Another case of a bonus which the employer tried to get out of paying
This time the issue related to a bonus cap and the case is GX Networks Ltd v Greenland [2010] IRLR 991 EWCA. The moral of the story is that employers should take care with what they promise or they may by hoist by their own petard.
GX made and installed broadband hardware. G was a sales account manager. Her pay consisted of basic salary and commission. The commission arrangements were contractual. In early 2007 new commission arrangements were introduced relating to new business. These were divided into (1) performance commission for the achievement of targets. This could be up to 100% of base salary; and (2) over-performance commission payable on new business which exceeded the employee's target. This was three times that earned on sales within the target level. Targets were set by agreement between the employee and their manager and the company could adjust the targets at the end of each quarter. The employee had to submit a forecast of likely annual sales and keep these up to date on a monthly basis.

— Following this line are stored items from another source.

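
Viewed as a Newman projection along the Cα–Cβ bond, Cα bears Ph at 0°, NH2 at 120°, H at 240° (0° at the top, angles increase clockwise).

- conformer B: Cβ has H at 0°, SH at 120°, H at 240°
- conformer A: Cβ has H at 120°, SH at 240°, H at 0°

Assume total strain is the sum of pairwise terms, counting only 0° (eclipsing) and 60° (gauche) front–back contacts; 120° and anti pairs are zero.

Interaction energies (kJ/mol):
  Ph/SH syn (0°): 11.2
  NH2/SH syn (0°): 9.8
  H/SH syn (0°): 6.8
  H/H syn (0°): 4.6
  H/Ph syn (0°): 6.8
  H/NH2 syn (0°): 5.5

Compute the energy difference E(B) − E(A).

+2.1 kJ/mol

B (eclipsed): Ph–H eclipsed, NH2–SH eclipsed, H–H eclipsed; 6.8 + 9.8 + 4.6 = 21.2 kJ/mol.
A (eclipsed): Ph–H eclipsed, NH2–H eclipsed, H–SH eclipsed; 6.8 + 5.5 + 6.8 = 19.1 kJ/mol.
E(B) − E(A) = 21.2 − 19.1 = +2.1 kJ/mol.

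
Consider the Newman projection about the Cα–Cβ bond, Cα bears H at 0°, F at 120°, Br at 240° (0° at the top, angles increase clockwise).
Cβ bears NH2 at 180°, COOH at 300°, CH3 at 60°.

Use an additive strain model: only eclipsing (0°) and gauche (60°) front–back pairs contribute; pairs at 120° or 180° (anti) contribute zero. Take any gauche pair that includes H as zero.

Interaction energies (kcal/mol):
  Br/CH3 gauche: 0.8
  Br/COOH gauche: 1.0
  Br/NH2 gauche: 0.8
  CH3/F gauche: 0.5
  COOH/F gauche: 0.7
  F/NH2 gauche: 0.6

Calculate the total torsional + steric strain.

This conformer (staggered): F–NH2 gauche, F–CH3 gauche, Br–NH2 gauche, Br–COOH gauche; 0.6 + 0.5 + 0.8 + 1.0 = 2.9 kcal/mol.

2.9 kcal/mol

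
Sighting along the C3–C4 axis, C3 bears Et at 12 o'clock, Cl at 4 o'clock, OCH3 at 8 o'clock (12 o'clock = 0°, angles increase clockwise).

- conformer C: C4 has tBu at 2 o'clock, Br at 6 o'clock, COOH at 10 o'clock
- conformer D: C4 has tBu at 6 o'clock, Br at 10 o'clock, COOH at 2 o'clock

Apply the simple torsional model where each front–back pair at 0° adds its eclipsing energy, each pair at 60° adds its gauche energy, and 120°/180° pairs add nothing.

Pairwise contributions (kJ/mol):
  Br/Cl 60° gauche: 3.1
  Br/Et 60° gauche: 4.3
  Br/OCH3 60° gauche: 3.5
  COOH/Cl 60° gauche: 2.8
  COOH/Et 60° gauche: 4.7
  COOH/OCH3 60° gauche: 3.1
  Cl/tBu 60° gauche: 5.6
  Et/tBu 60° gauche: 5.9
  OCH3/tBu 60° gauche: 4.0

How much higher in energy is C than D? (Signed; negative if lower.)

+1.0 kJ/mol

C (staggered): Et(0°)/tBu(60°) gauche 5.9; Et(0°)/COOH(300°) gauche 4.7; Cl(120°)/tBu(60°) gauche 5.6; Cl(120°)/Br(180°) gauche 3.1; OCH3(240°)/Br(180°) gauche 3.5; OCH3(240°)/COOH(300°) gauche 3.1 → 25.9 kJ/mol.
D (staggered): Et(0°)/Br(300°) gauche 4.3; Et(0°)/COOH(60°) gauche 4.7; Cl(120°)/tBu(180°) gauche 5.6; Cl(120°)/COOH(60°) gauche 2.8; OCH3(240°)/tBu(180°) gauche 4.0; OCH3(240°)/Br(300°) gauche 3.5 → 24.9 kJ/mol.
E(C) − E(D) = 25.9 − 24.9 = +1.0 kJ/mol.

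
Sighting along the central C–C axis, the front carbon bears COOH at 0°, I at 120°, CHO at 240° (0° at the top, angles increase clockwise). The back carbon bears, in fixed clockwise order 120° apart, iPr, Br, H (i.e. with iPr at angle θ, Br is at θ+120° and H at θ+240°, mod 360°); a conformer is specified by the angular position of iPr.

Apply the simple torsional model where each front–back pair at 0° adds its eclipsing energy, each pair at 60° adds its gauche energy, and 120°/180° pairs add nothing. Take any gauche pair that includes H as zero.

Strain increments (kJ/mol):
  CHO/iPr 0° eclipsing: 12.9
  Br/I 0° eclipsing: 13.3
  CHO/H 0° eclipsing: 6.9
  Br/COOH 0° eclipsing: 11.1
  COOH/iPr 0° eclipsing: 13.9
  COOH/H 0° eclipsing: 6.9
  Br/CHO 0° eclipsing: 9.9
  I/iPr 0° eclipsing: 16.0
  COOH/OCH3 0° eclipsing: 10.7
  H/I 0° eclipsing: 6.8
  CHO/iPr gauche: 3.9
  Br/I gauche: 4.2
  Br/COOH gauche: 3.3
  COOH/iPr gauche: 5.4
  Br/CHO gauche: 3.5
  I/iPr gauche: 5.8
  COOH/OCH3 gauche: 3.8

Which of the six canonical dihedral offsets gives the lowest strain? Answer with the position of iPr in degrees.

iPr at 0° (eclipsed): COOH(0°)/iPr(0°) eclipsed 13.9; I(120°)/Br(120°) eclipsed 13.3; CHO(240°)/H(240°) eclipsed 6.9 → 34.1 kJ/mol.
iPr at 60° (staggered): COOH(0°)/iPr(60°) gauche 5.4; I(120°)/iPr(60°) gauche 5.8; I(120°)/Br(180°) gauche 4.2; CHO(240°)/Br(180°) gauche 3.5 → 18.9 kJ/mol.
iPr at 120° (eclipsed): COOH(0°)/H(0°) eclipsed 6.9; I(120°)/iPr(120°) eclipsed 16.0; CHO(240°)/Br(240°) eclipsed 9.9 → 32.8 kJ/mol.
iPr at 180° (staggered): COOH(0°)/Br(300°) gauche 3.3; I(120°)/iPr(180°) gauche 5.8; CHO(240°)/iPr(180°) gauche 3.9; CHO(240°)/Br(300°) gauche 3.5 → 16.5 kJ/mol.
iPr at 240° (eclipsed): COOH(0°)/Br(0°) eclipsed 11.1; I(120°)/H(120°) eclipsed 6.8; CHO(240°)/iPr(240°) eclipsed 12.9 → 30.8 kJ/mol.
iPr at 300° (staggered): COOH(0°)/iPr(300°) gauche 5.4; COOH(0°)/Br(60°) gauche 3.3; I(120°)/Br(60°) gauche 4.2; CHO(240°)/iPr(300°) gauche 3.9 → 16.8 kJ/mol.
The minimum (16.5 kJ/mol) occurs with iPr at 180°.

180°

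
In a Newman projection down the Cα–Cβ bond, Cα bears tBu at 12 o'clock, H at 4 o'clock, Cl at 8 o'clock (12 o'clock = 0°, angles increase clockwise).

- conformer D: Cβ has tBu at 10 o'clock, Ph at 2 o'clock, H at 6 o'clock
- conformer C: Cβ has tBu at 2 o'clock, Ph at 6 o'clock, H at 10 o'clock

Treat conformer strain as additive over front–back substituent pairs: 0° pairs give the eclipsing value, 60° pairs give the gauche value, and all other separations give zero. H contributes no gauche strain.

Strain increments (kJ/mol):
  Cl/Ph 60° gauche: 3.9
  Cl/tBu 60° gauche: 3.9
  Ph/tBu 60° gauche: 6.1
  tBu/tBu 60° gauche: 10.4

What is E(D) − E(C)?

+6.1 kJ/mol

D is staggered. tBu at 0° is gauche with tBu at 300° (10.4); tBu at 0° is gauche with Ph at 60° (6.1); Cl at 240° is gauche with tBu at 300° (3.9). Total 20.4 kJ/mol.
C is staggered. tBu at 0° is gauche with tBu at 60° (10.4); Cl at 240° is gauche with Ph at 180° (3.9). Total 14.3 kJ/mol.
E(D) − E(C) = 20.4 − 14.3 = +6.1 kJ/mol.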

The employer had the power to cap the Q4 over-performance commission at 100% although such cases "will be by exception and require HR and Finance agreement."
In 2007, G exceeded her target by 205%. This meant that her over-performance bonus amounted to £163,503. GX decided, without discussing the matter with her, to cap this at 130%. G brought a claim for breach of contract.
The Court of Appeal (CA) agreed that GX were in breach of contract. The cap did not give GX unfettered discretion. Given the provisions for the calculation of commission here, an unfettered discretion would have made a nonsense of the scheme. Any provision restricting liability had to be strictly construed. The wording of the cap provision meant that the cap could only be applied in exceptional circumstances. Given that the only "exceptional" factor here was G's over-performance and that the scheme was designed to reward effort and success, her over-performance could not be described as an "exceptional" circumstance justifying capping. She was therefore entitled to receive her full commission.